Swallowing difficulties (dysphagia) may be attributable to a number of causes. Anyone experiencing swallowing difficulty should see their doctor to have it checked out straight away.

They may be caused by diseases which cause malfunctions in the brain such as Parkinson's, Multiple Sclerosis or Motor Neurone Disease, muscle dysfunction caused by stroke, achalasia whereby the Lower Oesophageal Sphincter doesn't relax sufficiently or stricture or narrowing of the oesophagus which may be due to a tumour.

Swallowing difficulties are usually diagnosed or investigated by a Barium meal or swallow which entails drinking a mildly radioactive liquid and having its progress checked by means of an X-ray scanner. 

Self help

The swallowing process may be assisted by cutting food up small, eating small mouthfulls, chewing well and remaining upright whilst the food bolus traverses the oesophagus. Drinking carbonated water can also assist the swallowing process.
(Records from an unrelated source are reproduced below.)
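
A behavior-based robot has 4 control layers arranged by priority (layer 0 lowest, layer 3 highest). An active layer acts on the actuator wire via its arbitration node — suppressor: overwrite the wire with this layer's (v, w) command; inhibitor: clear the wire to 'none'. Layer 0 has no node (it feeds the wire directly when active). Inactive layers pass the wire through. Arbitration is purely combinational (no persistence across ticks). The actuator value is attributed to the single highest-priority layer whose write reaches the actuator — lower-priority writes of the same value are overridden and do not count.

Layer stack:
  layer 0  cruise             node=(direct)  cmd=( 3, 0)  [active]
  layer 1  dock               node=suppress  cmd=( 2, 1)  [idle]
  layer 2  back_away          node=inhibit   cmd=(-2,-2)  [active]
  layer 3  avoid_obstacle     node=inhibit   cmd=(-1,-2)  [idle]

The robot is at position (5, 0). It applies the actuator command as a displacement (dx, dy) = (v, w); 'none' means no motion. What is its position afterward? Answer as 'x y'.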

If food remains lodged in the oesophagus for more than about 10 minutes, medical assistance needs to be sought.

Strictures are narrowing of the oesophagus which may be due to many factors. Mostly they are benign and may be due to oesophageal scarring from oesophagitis, a hiatus hernia or dysfunctional lower oesophageal sphincter (achalasia) as described below.
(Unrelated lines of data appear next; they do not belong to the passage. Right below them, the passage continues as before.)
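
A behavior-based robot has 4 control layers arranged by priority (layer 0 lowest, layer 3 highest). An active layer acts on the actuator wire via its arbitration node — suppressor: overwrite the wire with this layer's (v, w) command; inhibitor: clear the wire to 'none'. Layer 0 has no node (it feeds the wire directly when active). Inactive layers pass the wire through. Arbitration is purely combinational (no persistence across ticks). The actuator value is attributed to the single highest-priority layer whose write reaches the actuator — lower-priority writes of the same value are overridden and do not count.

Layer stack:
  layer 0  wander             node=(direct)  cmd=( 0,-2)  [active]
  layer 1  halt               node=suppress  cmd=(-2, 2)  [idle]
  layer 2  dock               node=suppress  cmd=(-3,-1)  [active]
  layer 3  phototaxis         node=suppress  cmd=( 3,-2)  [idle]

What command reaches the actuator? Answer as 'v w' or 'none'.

layer 0 (wander) active — direct: (0, -2)
layer 1 (halt) idle — unchanged: (0, -2)
layer 2 (dock) active — suppresses: (-3, -1)
layer 3 (phototaxis) idle — unchanged: (-3, -1)
→ actuator (-3, -1)

-3 -1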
In some cases, strictures can be caused by tumour.

Strictures may be treated by dilation described below or in some cases a stent may be used to hold the oeosphagus open.

Achalasia (or cardiospasm) is a comparatively rare condition whereby the Lower Oesophageal Sphincter may not open properly for food to move into the stomach. We do not know why this develops in some people. It is probably due to damage to nerves in the wall of the oesophagus perhaps caused by a virus in early life.

The various treatment options for achalasia include the following.

Drugs may be prescribed which can relax the muscles. They are usually allowed to dissolve under the tongue half an hour before eating. They relax the pressure on the lower oesophageal sphincter temporarily but are not a long term solution.

Botox (Botulinum toxin) injections delivered endoscopically into the musculature provides sphincter relaxation lasting a few months or up to a year.

Dilation of the oesophago-gastric junction to stretch the opening may be achieved using a mercury filled bougie (a rubber cylinder) that is inserted blindly to the base of the oesophagus or an endoscopically guided balloon that is then inflated at the optimum point. Whereas stents to keep dilations open are often recommended following dilations elsewhere in the body, they are not recommended at the LOS.

Myotomy is surgery usually performed laparoscopically (ie keyhole surgery) to cut the muscle fibres that fail to retract. This provides a permanent solution but may have complications.

PerOral Endoscopic Myotomy (POEM) is a new technique that is currently being evaluated whereby the surgical procedure is conducted via and endoscope.

Complications of any treatment for achalasia include promotion of acid reflux because of the need to keep the LOS relaxed. Frequently fundoplication is offered at the same time as myotomy. [See chapter on fundoplication.]